Bientôt tout le monde descendit. Sami et moi, nous nous chargeâmes d’aider la femme et son enfant, et de transporter la poussette. Les smartphones se remirent à marcher pour notre plus grand soulagement. On les utilisa pour nous éclairer dans le noir, et rejoindre le quai à pied. J’entendais autour de moi des exclamations de joie, des rires, des pleurs, des cris, toutes sortes d’émotions, que les gens pouvaient exprimer, maintenant que le danger s’éloignait.

Les deux autres wagons se désemplissaient aussi de leurs passagers fatigués, et tout le monde se retrouvait dans le tunnel, et s’interpellait pour savoir si tout allait bien, pour commencer à raconter les évènements extraordinaires que nous avions vécus. L’être humain est un raconteur d’histoires, de la naissance jusqu’à sa mort. Nous nous nourrissons autant d’histoires que de nourriture terrestre, et les histoires naissent aussitôt que nous posons des mots sur des événements vécus.
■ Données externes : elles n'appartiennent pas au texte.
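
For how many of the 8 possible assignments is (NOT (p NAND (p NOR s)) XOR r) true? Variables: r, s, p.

Satisfying assignments: (1,0,0), (1,0,1), (1,1,0), (1,1,1)
Count: 4 out of 8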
Quand tout le monde fut sur le quai, et que la vie commença à retrouver sa normalité, je savais que pour moi la vie ne serait plus vraiment la même. Ce quart d’heure infernal, ça n’avait pas duré plus d’un quart d’heure m’avait modifié. Je regardais Sami du coin de l’œil à un mètre de moi. Il me tendit sa main que je pris. Je ne connaissais pas cet homme, mais j’avais très envie de le connaître.

Nous ne saurions peut-être jamais ce qui s’était passé dans ce train sans conducteur, mais qu’importe ! Parfois, il suffit juste de quelques instants pour changer une vie, pour changer de paradigme, et peut-être que cette romance que je commençais avec Sami ne durerait pas plus de quelques jours, pas plus de quelques semaines, mais ce court instant dans ce wagon infernal m’avait fait prendre conscience de la brièveté de la vie, et de l’importance de l’amour dans une vie, et qu’il me manquait cette épice essentielle dans la mienne.

Quand nous fûmes au sommet des escaliers, une explosion retentit, et nous vîmes le wagon, que nous avions fui exploser. Comme ça, dans un vacarme retentissant, dans le feu et les éclats de verre et de fer. Comme ça, sans explication. Les deux autres wagons restèrent intacts, comme deux témoins discrets, qui tairaient le secret du mystérieux wagon.